1 - IOR: ARCHIVIATA INCHIESTA SU GOTTI TEDESCHI
(ANSA) - Il gip del tribunale di Roma, accogliendo la richiesta del pm, ha archiviato l'inchiesta a carico dell'ex presidente dello Ior Ettore Gotti Tedeschi, indagato per riciclaggio nell'inchiesta che aveva portato nel 2010 al sequestro di 23 milioni dello stesso Ior. Lo ha reso noto la difesa di Gotti Tedeschi.

2 - VATICANO: CARDINALE PELL VERSO ROMA PER ALTO INCARICO
(ANSA) - L'ormai ex arcivescovo di Sydney card. George Pell, che lunedì parte per Roma e per l'incarico di prefetto degli Affari economici del Vaticano, ha usato il suo sermone nella messa di addio ieri sera nella cattedrale di St Mary's per offrire pubbliche scuse alle vittime di abusi sessuali commessi da "sacerdoti, leader religiosi e altri" entro la Chiesa cattolica.

Fino a poche ore prima era comparso per il terzo giorno davanti alla Commissione nazionale d'inchiesta sulle risposte delle istituzioni agli abusi sessuali a minori, dove è stato interrogato sul suo ruolo nella battaglia legale della Chiesa con l'ex chierichetto John Ellis, che aveva denunciato di aver subito abusi negli anni '70, dall'età di 13 fino a 17 anni, da un prete ora deceduto. Il cardinale ha ammesso che la sua arcidiocesi "non ha agito con equità da un punto di vista cristiano" verso la vittima, anche se in senso legale non avrebbe fatto nulla di improprio.

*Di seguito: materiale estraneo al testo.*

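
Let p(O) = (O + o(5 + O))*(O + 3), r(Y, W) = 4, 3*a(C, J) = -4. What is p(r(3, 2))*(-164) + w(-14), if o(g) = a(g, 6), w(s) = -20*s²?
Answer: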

Nel 2007 Ellis aveva perso la causa intentata all'arcidiocesi, quando la Corte d'Appello aveva accettato la posizione dei legali di Pell, che pur riconoscendo che gli abusi erano stati commessi, riuscì a far stabilire un precedente secondo cui "la Chiesa non esiste come entità legale". Una decisione, che ha fatto risparmiare alla Chiesa milioni di dollari in risarcimenti a vittime di abusi.

Dal banco dei testimoni questa settimana l'alto prelato si è detto dispiaciuto della maniera in cui la causa fu condotta, ma ha ammesso di essere stato motivato dal desiderio di proteggere il patrimonio della Chiesa, temendo di dover affrontare obblighi di risarcimento come quelli che avevano mandato in bancarotta diverse diocesi in Usa e in Canada. Il cardinale ha riconosciuto che i legali erano stati incaricati di difendere "vigorosamente" l'arcidiocesi, per mandare un messaggio a chi denunciava abusi di evitare il ricorso ai tribunali e di accordarsi direttamente con la Chiesa.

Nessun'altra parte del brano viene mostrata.